The Mars Express Orbiter has captured images of a huge crater full of ice on the surface of Mars, just in time for the holiday season.
The European Space Agency’s (ESA) Mars Express mission was launched back in June 2003 and entered orbit around the red planet in December of the same year. Since then, the probe has been surveying the surface of Mars using a high resolution camera as well as other tools like radars and spectrometers. The discovery of water beneath an ice cap on Mars earlier this year was a major achievement which stemmed from data collected by the mission.
Now the orbiter has captured images of a huge crater, measuring 51 miles across and located in the northern lowlands of Mars. Although it might look like the crater is full of snow, it is actually full of water ice, and scientists estimate that the ice must be 1.1 miles thick in the center. They believe that the crater will remain full of ice all year round, due to a phenomenon known as a “cold trap.” This is where the deepest parts of the crater contains ice which cools air as it moves over it. The cooled air then sinks downwards, creating a layer of cold air above the ice which acts like a shield and keeps the ice stable, preventing it from melting due to its insulating properties.

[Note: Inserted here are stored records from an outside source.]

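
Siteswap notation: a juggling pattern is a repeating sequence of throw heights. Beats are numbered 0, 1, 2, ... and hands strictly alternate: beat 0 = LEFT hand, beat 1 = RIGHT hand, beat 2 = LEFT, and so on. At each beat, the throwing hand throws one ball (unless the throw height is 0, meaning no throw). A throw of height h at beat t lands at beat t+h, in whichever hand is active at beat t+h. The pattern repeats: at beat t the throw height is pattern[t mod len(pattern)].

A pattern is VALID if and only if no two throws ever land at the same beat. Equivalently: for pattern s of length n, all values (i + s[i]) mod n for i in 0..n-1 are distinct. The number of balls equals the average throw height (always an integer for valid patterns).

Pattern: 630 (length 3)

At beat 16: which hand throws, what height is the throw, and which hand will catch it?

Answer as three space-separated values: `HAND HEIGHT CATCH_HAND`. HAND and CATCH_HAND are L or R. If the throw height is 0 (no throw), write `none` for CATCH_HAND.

Answer: L 3 R

Derivation:
Beat 16: 16 mod 2 = 0, so hand = L
Throw height = pattern[16 mod 3] = pattern[1] = 3
Lands at beat 16+3=19, 19 mod 2 = 1, so catch hand = R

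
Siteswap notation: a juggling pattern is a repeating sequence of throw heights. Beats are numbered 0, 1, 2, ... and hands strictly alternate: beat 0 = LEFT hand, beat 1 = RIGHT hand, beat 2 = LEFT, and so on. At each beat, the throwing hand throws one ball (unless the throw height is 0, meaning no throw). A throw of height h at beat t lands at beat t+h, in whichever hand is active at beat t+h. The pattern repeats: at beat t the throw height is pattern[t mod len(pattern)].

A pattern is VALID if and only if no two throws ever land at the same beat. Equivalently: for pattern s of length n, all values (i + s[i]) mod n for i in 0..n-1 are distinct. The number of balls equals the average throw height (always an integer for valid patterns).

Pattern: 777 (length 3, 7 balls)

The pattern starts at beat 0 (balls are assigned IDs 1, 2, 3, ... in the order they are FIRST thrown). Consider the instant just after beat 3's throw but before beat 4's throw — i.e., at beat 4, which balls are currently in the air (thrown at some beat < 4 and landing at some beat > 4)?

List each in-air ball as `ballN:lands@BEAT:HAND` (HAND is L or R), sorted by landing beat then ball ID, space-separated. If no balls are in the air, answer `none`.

Answer: ball1:lands@7:R ball2:lands@8:L ball3:lands@9:R ball4:lands@10:L

Derivation:
Beat 0 (L): throw ball1 h=7 -> lands@7:R; in-air after throw: [b1@7:R]
Beat 1 (R): throw ball2 h=7 -> lands@8:L; in-air after throw: [b1@7:R b2@8:L]
Beat 2 (L): throw ball3 h=7 -> lands@9:R; in-air after throw: [b1@7:R b2@8:L b3@9:R]
Beat 3 (R): throw ball4 h=7 -> lands@10:L; in-air after throw: [b1@7:R b2@8:L b3@9:R b4@10:L]
Beat 4 (L): throw ball5 h=7 -> lands@11:R; in-air after throw: [b1@7:R b2@8:L b3@9:R b4@10:L b5@11:R]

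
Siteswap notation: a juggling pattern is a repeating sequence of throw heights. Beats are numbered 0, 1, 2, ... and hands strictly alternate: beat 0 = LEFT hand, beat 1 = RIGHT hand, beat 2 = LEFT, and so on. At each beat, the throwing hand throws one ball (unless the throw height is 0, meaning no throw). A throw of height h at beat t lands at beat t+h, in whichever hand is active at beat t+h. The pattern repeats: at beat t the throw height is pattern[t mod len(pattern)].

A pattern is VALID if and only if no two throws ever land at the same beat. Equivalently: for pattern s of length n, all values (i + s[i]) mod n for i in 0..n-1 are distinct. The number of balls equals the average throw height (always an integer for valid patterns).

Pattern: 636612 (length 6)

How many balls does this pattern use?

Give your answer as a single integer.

Pattern = [6, 3, 6, 6, 1, 2], length n = 6
  position 0: throw height = 6, running sum = 6
  position 1: throw height = 3, running sum = 9
  position 2: throw height = 6, running sum = 15
  position 3: throw height = 6, running sum = 21
  position 4: throw height = 1, running sum = 22
  position 5: throw height = 2, running sum = 24
Total sum = 24; balls = sum / n = 24 / 6 = 4

Answer: 4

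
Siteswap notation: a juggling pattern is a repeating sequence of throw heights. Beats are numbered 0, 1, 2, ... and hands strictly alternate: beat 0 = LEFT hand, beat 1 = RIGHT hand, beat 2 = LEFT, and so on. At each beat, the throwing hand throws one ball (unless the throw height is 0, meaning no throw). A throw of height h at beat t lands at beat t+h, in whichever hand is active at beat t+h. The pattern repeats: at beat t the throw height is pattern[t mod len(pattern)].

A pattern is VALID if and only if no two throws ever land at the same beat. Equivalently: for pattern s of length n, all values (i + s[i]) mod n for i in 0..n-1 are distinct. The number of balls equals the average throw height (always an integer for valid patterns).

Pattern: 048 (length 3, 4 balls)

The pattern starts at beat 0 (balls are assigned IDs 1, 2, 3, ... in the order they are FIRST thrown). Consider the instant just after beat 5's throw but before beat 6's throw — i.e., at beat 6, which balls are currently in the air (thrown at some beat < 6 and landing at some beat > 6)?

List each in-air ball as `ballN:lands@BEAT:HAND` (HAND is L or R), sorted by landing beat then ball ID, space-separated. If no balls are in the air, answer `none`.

Beat 1 (R): throw ball1 h=4 -> lands@5:R; in-air after throw: [b1@5:R]
Beat 2 (L): throw ball2 h=8 -> lands@10:L; in-air after throw: [b1@5:R b2@10:L]
Beat 4 (L): throw ball3 h=4 -> lands@8:L; in-air after throw: [b1@5:R b3@8:L b2@10:L]
Beat 5 (R): throw ball1 h=8 -> lands@13:R; in-air after throw: [b3@8:L b2@10:L b1@13:R]

Answer: ball3:lands@8:L ball2:lands@10:L ball1:lands@13:R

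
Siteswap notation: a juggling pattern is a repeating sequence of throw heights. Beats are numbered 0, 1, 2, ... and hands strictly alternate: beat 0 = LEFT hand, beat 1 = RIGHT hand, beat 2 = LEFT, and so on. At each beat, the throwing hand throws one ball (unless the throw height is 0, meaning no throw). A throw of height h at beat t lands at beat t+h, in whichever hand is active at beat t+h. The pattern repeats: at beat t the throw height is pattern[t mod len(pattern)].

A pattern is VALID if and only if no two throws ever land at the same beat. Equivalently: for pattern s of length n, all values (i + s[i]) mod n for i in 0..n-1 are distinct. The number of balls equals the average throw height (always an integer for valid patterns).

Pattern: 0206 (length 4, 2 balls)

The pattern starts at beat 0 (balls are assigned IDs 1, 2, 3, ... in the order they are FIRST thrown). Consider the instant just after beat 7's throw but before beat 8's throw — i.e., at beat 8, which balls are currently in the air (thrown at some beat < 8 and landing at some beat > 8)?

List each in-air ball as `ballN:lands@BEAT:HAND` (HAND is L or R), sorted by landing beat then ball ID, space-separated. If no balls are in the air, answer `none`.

Answer: ball1:lands@9:R ball2:lands@13:R

Derivation:
Beat 1 (R): throw ball1 h=2 -> lands@3:R; in-air after throw: [b1@3:R]
Beat 3 (R): throw ball1 h=6 -> lands@9:R; in-air after throw: [b1@9:R]
Beat 5 (R): throw ball2 h=2 -> lands@7:R; in-air after throw: [b2@7:R b1@9:R]
Beat 7 (R): throw ball2 h=6 -> lands@13:R; in-air after throw: [b1@9:R b2@13:R]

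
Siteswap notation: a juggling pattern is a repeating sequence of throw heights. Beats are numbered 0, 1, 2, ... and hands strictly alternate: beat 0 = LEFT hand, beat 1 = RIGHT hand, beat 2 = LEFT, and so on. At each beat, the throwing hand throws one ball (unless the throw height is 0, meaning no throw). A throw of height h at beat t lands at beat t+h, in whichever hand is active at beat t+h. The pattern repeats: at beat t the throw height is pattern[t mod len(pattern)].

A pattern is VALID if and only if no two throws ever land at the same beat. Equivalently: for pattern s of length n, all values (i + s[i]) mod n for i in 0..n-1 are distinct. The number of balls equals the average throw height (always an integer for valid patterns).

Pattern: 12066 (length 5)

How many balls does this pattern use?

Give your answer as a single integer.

Answer: 3

Derivation:
Pattern = [1, 2, 0, 6, 6], length n = 5
  position 0: throw height = 1, running sum = 1
  position 1: throw height = 2, running sum = 3
  position 2: throw height = 0, running sum = 3
  position 3: throw height = 6, running sum = 9
  position 4: throw height = 6, running sum = 15
Total sum = 15; balls = sum / n = 15 / 5 = 3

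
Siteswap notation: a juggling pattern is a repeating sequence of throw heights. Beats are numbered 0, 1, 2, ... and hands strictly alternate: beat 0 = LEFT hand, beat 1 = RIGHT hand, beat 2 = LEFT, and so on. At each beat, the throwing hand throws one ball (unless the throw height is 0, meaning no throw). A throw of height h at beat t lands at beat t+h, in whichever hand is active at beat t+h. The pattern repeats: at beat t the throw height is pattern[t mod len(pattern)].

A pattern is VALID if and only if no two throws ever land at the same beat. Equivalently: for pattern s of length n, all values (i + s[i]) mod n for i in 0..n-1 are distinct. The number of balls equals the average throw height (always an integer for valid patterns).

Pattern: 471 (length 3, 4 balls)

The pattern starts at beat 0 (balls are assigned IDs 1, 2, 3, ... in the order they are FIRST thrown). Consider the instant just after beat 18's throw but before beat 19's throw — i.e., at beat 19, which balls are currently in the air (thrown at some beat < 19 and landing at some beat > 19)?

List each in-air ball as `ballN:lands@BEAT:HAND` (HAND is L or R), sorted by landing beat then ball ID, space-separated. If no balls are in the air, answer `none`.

Answer: ball2:lands@20:L ball4:lands@22:L ball1:lands@23:R

Derivation:
Beat 0 (L): throw ball1 h=4 -> lands@4:L; in-air after throw: [b1@4:L]
Beat 1 (R): throw ball2 h=7 -> lands@8:L; in-air after throw: [b1@4:L b2@8:L]
Beat 2 (L): throw ball3 h=1 -> lands@3:R; in-air after throw: [b3@3:R b1@4:L b2@8:L]
Beat 3 (R): throw ball3 h=4 -> lands@7:R; in-air after throw: [b1@4:L b3@7:R b2@8:L]
Beat 4 (L): throw ball1 h=7 -> lands@11:R; in-air after throw: [b3@7:R b2@8:L b1@11:R]
Beat 5 (R): throw ball4 h=1 -> lands@6:L; in-air after throw: [b4@6:L b3@7:R b2@8:L b1@11:R]
Beat 6 (L): throw ball4 h=4 -> lands@10:L; in-air after throw: [b3@7:R b2@8:L b4@10:L b1@11:R]
Beat 7 (R): throw ball3 h=7 -> lands@14:L; in-air after throw: [b2@8:L b4@10:L b1@11:R b3@14:L]
Beat 8 (L): throw ball2 h=1 -> lands@9:R; in-air after throw: [b2@9:R b4@10:L b1@11:R b3@14:L]
Beat 9 (R): throw ball2 h=4 -> lands@13:R; in-air after throw: [b4@10:L b1@11:R b2@13:R b3@14:L]
Beat 10 (L): throw ball4 h=7 -> lands@17:R; in-air after throw: [b1@11:R b2@13:R b3@14:L b4@17:R]
Beat 11 (R): throw ball1 h=1 -> lands@12:L; in-air after throw: [b1@12:L b2@13:R b3@14:L b4@17:R]
Beat 12 (L): throw ball1 h=4 -> lands@16:L; in-air after throw: [b2@13:R b3@14:L b1@16:L b4@17:R]
Beat 13 (R): throw ball2 h=7 -> lands@20:L; in-air after throw: [b3@14:L b1@16:L b4@17:R b2@20:L]
Beat 14 (L): throw ball3 h=1 -> lands@15:R; in-air after throw: [b3@15:R b1@16:L b4@17:R b2@20:L]
Beat 15 (R): throw ball3 h=4 -> lands@19:R; in-air after throw: [b1@16:L b4@17:R b3@19:R b2@20:L]
Beat 16 (L): throw ball1 h=7 -> lands@23:R; in-air after throw: [b4@17:R b3@19:R b2@20:L b1@23:R]
Beat 17 (R): throw ball4 h=1 -> lands@18:L; in-air after throw: [b4@18:L b3@19:R b2@20:L b1@23:R]
Beat 18 (L): throw ball4 h=4 -> lands@22:L; in-air after throw: [b3@19:R b2@20:L b4@22:L b1@23:R]
Beat 19 (R): throw ball3 h=7 -> lands@26:L; in-air after throw: [b2@20:L b4@22:L b1@23:R b3@26:L]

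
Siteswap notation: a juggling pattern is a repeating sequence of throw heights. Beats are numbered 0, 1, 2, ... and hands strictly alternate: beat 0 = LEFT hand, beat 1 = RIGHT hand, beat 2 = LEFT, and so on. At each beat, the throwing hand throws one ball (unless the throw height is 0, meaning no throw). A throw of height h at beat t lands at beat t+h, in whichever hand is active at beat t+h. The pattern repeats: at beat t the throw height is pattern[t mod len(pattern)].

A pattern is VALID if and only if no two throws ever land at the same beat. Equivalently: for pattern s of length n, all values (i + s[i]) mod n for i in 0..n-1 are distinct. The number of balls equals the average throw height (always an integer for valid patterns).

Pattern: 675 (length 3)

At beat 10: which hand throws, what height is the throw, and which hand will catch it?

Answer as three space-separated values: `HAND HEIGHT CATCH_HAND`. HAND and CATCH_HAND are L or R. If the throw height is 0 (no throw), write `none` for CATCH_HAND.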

The image of the crater is a composite of five different images, each of which was captured by an instrument on the Mars Express Orbiter called the Mars Express High Resolution Stereo Camera (HRSC). The images were first captured at the start of the year, and with each each orbit of the planet the orbiter was able to capture another piece of the image. The five images were then combined into one to create the photo shared by the ESA.
The crater has been named the Korolev crater after spacecraft designer Sergei Korolev, who is known as the father of Soviet astronautics. He worked on historic missions like the Sputnik program and the first Soviet mission to the Moon.